BRAT1 has been a target of interest for some time due to its “un-druggability” in many cancers such as breast, brain, colorectal, prostate, lung and liver cancers. BRAT1 regulates DNA damage response and DNA repair in cancer cells, so targeting it could be a way to fight cancer cell growth. Dai says that curcusone D has the ability to do just that by counteracting the chemical properties in BRAT1, therefore making it undruggable.
Curcusone D comes from a family of curcusome compounds, made up of curcusone A, B, C, D. "We were very interested by these compounds' novel structure," Dai said. "We were intrigued by their biological function; they showed quite potent anti-cancer activity and may lead to new mechanisms to combat cancer."

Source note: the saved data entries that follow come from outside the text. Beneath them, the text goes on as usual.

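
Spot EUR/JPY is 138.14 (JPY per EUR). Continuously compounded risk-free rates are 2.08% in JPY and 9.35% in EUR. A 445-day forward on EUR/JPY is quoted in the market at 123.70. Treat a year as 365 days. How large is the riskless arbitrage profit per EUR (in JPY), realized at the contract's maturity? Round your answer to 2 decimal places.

2.72 per EUR (in JPY)

Fair forward: F* = S·e^(carry·T), with carry = (r_JPY − r_EUR) = 0.0208 − 0.0935 = -0.0727
F* = 138.14 · e^(-0.0727 × 445/365) = 138.14 · e^-0.088634 = 138.14 × 0.915180 = 126.4230
Market 123.70 < fair 126.4230: forward underpriced → reverse cash-and-carry (short spot, go long the forward).
At maturity, profit = |F_mkt − F*| = |123.70 − 126.4230| = 2.72 per EUR (in JPY)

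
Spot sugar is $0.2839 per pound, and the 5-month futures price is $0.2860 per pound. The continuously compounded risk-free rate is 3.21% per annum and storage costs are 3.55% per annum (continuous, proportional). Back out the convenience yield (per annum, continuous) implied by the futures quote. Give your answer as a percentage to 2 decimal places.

F = S·e^((r+u−y)T) ⇒ (r+u−y) = ln(F/S)/T
ln(0.2860/0.2839) = 0.007370; /T ⇒ 0.017688
y = r + u − ln(F/S)/T = 0.0321 + 0.0355 − 0.017688 = 0.049912
y = 4.99%

4.99%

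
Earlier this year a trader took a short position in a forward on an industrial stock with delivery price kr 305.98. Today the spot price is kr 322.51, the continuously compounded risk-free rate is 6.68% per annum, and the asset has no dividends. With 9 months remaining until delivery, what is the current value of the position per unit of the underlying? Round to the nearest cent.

Current fair forward for the remaining 9 months: F = S·e^(r·T), r = 0.0668
F = 322.51 · e^(0.0668 × 9/12) = 322.51 × 1.051376 = 339.0793
Value of long forward = (F − K)·e^(−rT) = (339.0793 − 305.98) · e^(−0.0668·9/12)
= 33.0993 × 0.951134 = 31.48
Short position value = −(long value) = -kr 31.48

-kr 31.48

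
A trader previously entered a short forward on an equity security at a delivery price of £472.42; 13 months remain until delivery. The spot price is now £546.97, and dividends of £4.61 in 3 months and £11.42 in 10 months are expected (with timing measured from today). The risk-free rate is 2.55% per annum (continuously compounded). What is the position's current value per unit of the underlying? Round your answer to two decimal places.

PV(remaining dividends) I = 4.61·e^(−0.0255·3/12) + 11.42·e^(−0.0255·10/12) = 15.7606
Current forward F = (S − I)·e^(rT) = (546.97 − 15.7606)·e^(0.0255·13/12) = 531.2094 × 1.028010 = 546.0886
Value (long) = (F − K)·e^(−rT) = (546.0886 − 472.42) × 0.972753 = 71.6614
Short position value = −(long value) = -£71.66

-£71.66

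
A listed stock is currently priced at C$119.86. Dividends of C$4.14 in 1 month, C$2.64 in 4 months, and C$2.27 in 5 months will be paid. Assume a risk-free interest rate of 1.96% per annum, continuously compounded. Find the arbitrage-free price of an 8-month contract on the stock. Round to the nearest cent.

C$112.31

PV(dividends) I = 4.14·e^(−0.0196·1/12) + 2.64·e^(−0.0196·4/12) + 2.27·e^(−0.0196·5/12)
I = 4.1332 + 2.6228 + 2.2515 = 9.0075
F = (S − I)·e^(rT) = (119.86 − 9.0075) · e^(0.0196·8/12)
= 110.8525 · e^0.013067 = 110.8525 × 1.013153 = C$112.31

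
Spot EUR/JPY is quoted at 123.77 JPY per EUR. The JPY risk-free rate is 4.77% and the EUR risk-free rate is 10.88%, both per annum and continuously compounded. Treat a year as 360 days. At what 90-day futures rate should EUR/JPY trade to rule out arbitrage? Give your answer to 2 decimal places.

121.89

F = S·e^((r_JPY − r_EUR)T) = 123.77 · e^((0.0477 − 0.1088) × 90/360)
= 123.77 · e^-0.015275 = 123.77 × 0.984841
F = 121.89 JPY per EUR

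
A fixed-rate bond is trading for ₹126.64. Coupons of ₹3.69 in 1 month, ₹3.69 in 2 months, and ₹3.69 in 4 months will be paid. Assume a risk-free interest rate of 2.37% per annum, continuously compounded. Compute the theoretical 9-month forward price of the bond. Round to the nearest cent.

PV(coupons) I = 3.69·e^(−0.0237·1/12) + 3.69·e^(−0.0237·2/12) + 3.69·e^(−0.0237·4/12)
I = 3.6827 + 3.6755 + 3.6610 = 11.0192
F = (S − I)·e^(rT) = (126.64 − 11.0192) · e^(0.0237·9/12)
= 115.6208 · e^0.017775 = 115.6208 × 1.017934 = ₹117.69

₹117.69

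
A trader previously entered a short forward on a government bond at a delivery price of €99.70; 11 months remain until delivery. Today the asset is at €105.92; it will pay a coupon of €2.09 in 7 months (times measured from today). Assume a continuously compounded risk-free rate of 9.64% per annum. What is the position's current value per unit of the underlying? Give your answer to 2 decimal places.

PV(remaining coupons) I = 2.09·e^(−0.0964·7/12) = 1.9757
Current forward F = (S − I)·e^(rT) = (105.92 − 1.9757)·e^(0.0964·11/12) = 103.9443 × 1.092389 = 113.5476
Value (long) = (F − K)·e^(−rT) = (113.5476 − 99.70) × 0.915425 = 12.6764
Short position value = −(long value) = -€12.68

-€12.68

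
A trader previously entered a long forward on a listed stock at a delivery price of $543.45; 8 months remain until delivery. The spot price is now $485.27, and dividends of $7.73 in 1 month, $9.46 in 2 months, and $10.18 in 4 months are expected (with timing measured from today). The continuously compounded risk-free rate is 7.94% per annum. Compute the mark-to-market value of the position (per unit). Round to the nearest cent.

PV(remaining dividends) I = 7.73·e^(−0.0794·1/12) + 9.46·e^(−0.0794·2/12) + 10.18·e^(−0.0794·4/12) = 26.9288
Current forward F = (S − I)·e^(rT) = (485.27 − 26.9288)·e^(0.0794·8/12) = 458.3412 × 1.054359 = 483.2562
Value (long) = (F − K)·e^(−rT) = (483.2562 − 543.45) × 0.948443 = -57.0904
Value = -$57.09

-$57.09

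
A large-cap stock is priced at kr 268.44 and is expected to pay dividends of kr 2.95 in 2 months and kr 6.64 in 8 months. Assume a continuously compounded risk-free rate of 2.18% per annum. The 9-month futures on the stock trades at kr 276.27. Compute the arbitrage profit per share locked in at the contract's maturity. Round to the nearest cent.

kr 13.04 per share

PV(dividends) I = 2.95·e^(−0.0218·2/12) + 6.64·e^(−0.0218·8/12) = 9.4835
Fair futures F* = (S − I)·e^(rT) = (268.44 − 9.4835)·e^0.016350 = 258.9565 × 1.016484 = 263.2251
Market kr 276.27 > fair 263.2251: forward overpriced → cash-and-carry (borrow at r, buy the stock and collect the dividends, short the forward).
Profit at T = |F_mkt − F*| = |276.27 − 263.2251| = kr 13.04 per share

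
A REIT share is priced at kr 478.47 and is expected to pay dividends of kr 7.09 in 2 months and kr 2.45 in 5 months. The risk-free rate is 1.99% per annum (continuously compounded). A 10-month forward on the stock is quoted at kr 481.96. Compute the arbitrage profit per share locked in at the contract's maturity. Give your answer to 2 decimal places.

PV(dividends) I = 7.09·e^(−0.0199·2/12) + 2.45·e^(−0.0199·5/12) = 9.4963
Fair forward F* = (S − I)·e^(rT) = (478.47 − 9.4963)·e^0.016583 = 468.9737 × 1.016721 = 476.8154
Market kr 481.96 > fair 476.8154: forward overpriced → cash-and-carry (borrow at r, buy the stock and collect the dividends, short the forward).
Profit at T = |F_mkt − F*| = |481.96 − 476.8154| = kr 5.14 per share

kr 5.14 per share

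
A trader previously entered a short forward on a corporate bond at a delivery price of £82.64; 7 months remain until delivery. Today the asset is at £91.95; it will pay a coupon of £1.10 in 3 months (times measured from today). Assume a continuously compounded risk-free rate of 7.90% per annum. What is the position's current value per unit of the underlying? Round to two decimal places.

-£11.95

PV(remaining coupons) I = 1.10·e^(−0.0790·3/12) = 1.0785
Current forward F = (S − I)·e^(rT) = (91.95 − 1.0785)·e^(0.0790·7/12) = 90.8715 × 1.047162 = 95.1572
Value (long) = (F − K)·e^(−rT) = (95.1572 − 82.64) × 0.954962 = 11.9535
Short position value = −(long value) = -£11.95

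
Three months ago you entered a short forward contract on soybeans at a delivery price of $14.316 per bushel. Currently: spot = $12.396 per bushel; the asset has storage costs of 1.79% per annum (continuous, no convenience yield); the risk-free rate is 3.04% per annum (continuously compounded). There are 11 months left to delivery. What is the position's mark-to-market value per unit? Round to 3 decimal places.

$1.321 per bushel

Current fair forward for the remaining 11 months: F = S·e^((r + u)·T), (r + u) = 0.0304 + 0.0179 = 0.0483
F = 12.396 · e^(0.0483 × 11/12) = 12.396 × 1.045270 = 12.9572
Value of long forward = (F − K)·e^(−rT) = (12.9572 − 14.316) · e^(−0.0304·11/12)
= -1.3588 × 0.972518 = -1.321
Short position value = −(long value) = $1.321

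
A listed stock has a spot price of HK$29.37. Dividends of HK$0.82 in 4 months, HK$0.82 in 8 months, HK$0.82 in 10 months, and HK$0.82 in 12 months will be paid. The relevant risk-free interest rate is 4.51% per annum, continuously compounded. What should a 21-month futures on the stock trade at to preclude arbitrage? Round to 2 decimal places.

PV(dividends) I = 0.82·e^(−0.0451·4/12) + 0.82·e^(−0.0451·8/12) + 0.82·e^(−0.0451·10/12) + 0.82·e^(−0.0451·12/12)
I = 0.8078 + 0.7957 + 0.7898 + 0.7838 = 3.1771
F = (S − I)·e^(rT) = (29.37 − 3.1771) · e^(0.0451·21/12)
= 26.1929 · e^0.078925 = 26.1929 × 1.082123 = HK$28.34

HK$28.34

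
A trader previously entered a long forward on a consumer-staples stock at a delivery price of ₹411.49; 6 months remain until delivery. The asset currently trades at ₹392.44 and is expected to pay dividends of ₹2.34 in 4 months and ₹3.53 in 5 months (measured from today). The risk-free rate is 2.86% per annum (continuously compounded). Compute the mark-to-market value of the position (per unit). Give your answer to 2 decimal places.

PV(remaining dividends) I = 2.34·e^(−0.0286·4/12) + 3.53·e^(−0.0286·5/12) = 5.8060
Current forward F = (S − I)·e^(rT) = (392.44 − 5.8060)·e^(0.0286·6/12) = 386.6340 × 1.014403 = 392.2027
Value (long) = (F − K)·e^(−rT) = (392.2027 − 411.49) × 0.985802 = -19.0135
Value = -₹19.01

-₹19.01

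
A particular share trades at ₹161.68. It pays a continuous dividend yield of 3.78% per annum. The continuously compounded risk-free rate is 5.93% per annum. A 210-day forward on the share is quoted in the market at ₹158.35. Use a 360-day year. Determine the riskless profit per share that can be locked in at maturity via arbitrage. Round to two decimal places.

₹5.37 per share

Fair forward: F* = S·e^(carry·T), with carry = (r − q) = 0.0593 − 0.0378 = 0.0215
F* = 161.68 · e^(0.0215 × 210/360) = 161.68 · e^0.012542 = 161.68 × 1.012621 = ₹163.7206
Market ₹158.35 < fair ₹163.7206: forward underpriced → reverse cash-and-carry (short spot, go long the forward).
At maturity, profit = |F_mkt − F*| = |158.35 − 163.7206| = ₹5.37 per share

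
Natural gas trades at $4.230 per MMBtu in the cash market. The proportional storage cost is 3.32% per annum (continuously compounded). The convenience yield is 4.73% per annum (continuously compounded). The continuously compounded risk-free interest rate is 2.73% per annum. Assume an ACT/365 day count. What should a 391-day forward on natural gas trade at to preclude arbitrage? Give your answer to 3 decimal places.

Net carry = r + u − y = 0.0273 + 0.0332 − 0.0473 = 0.0132
F = S·e^((r+u−y)T) = 4.230 · e^(0.0132 × 391/365) = 4.230 · e^0.014140
= 4.230 × 1.014240 = $4.290 per MMBtu

$4.290 per MMBtu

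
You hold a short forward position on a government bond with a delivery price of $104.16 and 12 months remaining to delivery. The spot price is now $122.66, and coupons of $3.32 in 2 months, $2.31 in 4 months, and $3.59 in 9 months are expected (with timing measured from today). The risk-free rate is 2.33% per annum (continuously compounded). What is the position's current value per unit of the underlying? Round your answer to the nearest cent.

PV(remaining coupons) I = 3.32·e^(−0.0233·2/12) + 2.31·e^(−0.0233·4/12) + 3.59·e^(−0.0233·9/12) = 9.1271
Current forward F = (S − I)·e^(rT) = (122.66 − 9.1271)·e^(0.0233·12/12) = 113.5329 × 1.023574 = 116.2093
Value (long) = (F − K)·e^(−rT) = (116.2093 − 104.16) × 0.976969 = 11.7718
Short position value = −(long value) = -$11.77

-$11.77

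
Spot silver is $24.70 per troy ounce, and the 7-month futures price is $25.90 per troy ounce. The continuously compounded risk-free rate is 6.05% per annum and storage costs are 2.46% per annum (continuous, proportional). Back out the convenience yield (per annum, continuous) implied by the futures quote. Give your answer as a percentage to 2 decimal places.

0.38%

F = S·e^((r+u−y)T) ⇒ (r+u−y) = ln(F/S)/T
ln(25.90/24.70) = 0.047440; /T ⇒ 0.081326
y = r + u − ln(F/S)/T = 0.0605 + 0.0246 − 0.081326 = 0.003774
y = 0.38%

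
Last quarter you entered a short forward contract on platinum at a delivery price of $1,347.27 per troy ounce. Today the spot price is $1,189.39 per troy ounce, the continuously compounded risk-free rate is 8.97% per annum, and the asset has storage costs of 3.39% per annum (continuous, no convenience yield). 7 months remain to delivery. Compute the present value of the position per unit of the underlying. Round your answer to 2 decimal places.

$65.44 per troy ounce

Current fair forward for the remaining 7 months: F = S·e^((r + u)·T), (r + u) = 0.0897 + 0.0339 = 0.1236
F = 1189.39 · e^(0.1236 × 7/12) = 1189.39 × 1.07476281 = 1278.3121
Value of long forward = (F − K)·e^(−rT) = (1278.3121 − 1347.27) · e^(−0.0897·7/12)
= -68.9579 × 0.94902039 = -65.44
Short position value = −(long value) = $65.44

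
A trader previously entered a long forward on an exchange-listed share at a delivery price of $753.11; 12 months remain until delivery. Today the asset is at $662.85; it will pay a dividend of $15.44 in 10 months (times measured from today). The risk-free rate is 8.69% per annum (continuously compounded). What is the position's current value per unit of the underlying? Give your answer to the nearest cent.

-$41.94

PV(remaining dividends) I = 15.44·e^(−0.0869·10/12) = 14.3614
Current forward F = (S − I)·e^(rT) = (662.85 − 14.3614)·e^(0.0869·12/12) = 648.4886 × 1.090788 = 707.3636
Value (long) = (F − K)·e^(−rT) = (707.3636 − 753.11) × 0.916769 = -41.9389
Value = -$41.94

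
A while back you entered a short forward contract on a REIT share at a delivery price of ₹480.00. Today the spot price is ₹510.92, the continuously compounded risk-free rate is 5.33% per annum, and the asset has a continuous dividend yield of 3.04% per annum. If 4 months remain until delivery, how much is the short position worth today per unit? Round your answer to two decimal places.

-₹34.22

Current fair forward for the remaining 4 months: F = S·e^((r − q)·T), (r − q) = 0.0533 − 0.0304 = 0.0229
F = 510.92 · e^(0.0229 × 4/12) = 510.92 × 1.007663 = 514.8352
Value of long forward = (F − K)·e^(−rT) = (514.8352 − 480.00) · e^(−0.0533·4/12)
= 34.8352 × 0.982390 = 34.22
Short position value = −(long value) = -₹34.22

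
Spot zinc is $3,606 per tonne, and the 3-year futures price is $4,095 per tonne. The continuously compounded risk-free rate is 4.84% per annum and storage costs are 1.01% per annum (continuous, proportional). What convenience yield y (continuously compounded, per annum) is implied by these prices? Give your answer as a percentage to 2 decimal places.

F = S·e^((r+u−y)T) ⇒ (r+u−y) = ln(F/S)/T
ln(4095/3606) = 0.127168; /T ⇒ 0.042389
y = r + u − ln(F/S)/T = 0.0484 + 0.0101 − 0.042389 = 0.016111
y = 1.61%

1.61%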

Dai worked with Alexander Adibekian's group at the Scripps Research Institute. Together they discovered curcusone D’s ability to act as a BRAT1 inhibitor - the first ever discovered. "Our compound can not only kill these cancer cells, it can stop their migration," Dai said. "If we can keep the cancer from metastasizing, the patient can live longer. For killing cancer cells and stopping migration, there are other compounds that do that. But as far as inhibiting the BRAT1 protein, there are no other compounds that can do that."
The researcher has a hunch that curcusone D will work best as a combination therapy, but in order to do so, it is necessary to synthesize the compound artificially, given that the shrub doesn’t naturally produce large quantities.
"In nature, the plant doesn't produce a lot of this compound," Dai said. "You would need maybe as much as 100 pounds of the plant's dry roots to get just about a quarter teaspoon of the substance -- a 0.002% yield. That's why a new synthesis is so important. We can use the synthesis to produce more compounds in a purer form for biological study, allowing us to advance the field. From there, we can make analogs of the compound to improve its potency and decrease the potential for side effects."
The researchers plan to continue their investigation by testing the toxicity of the compound to humans. They are hopeful curcusone D will prove to be compatible with human biology. "Many of our most successful cancer drugs have come from nature," Dai concludes. "A lot of the low-hanging fruit, the compounds that are easy to isolate or synthesize, have already been screened and picked over. We are looking for things no one has thought about before. Once we have the chemistry, we can build the molecules we're interested in and study their biological function."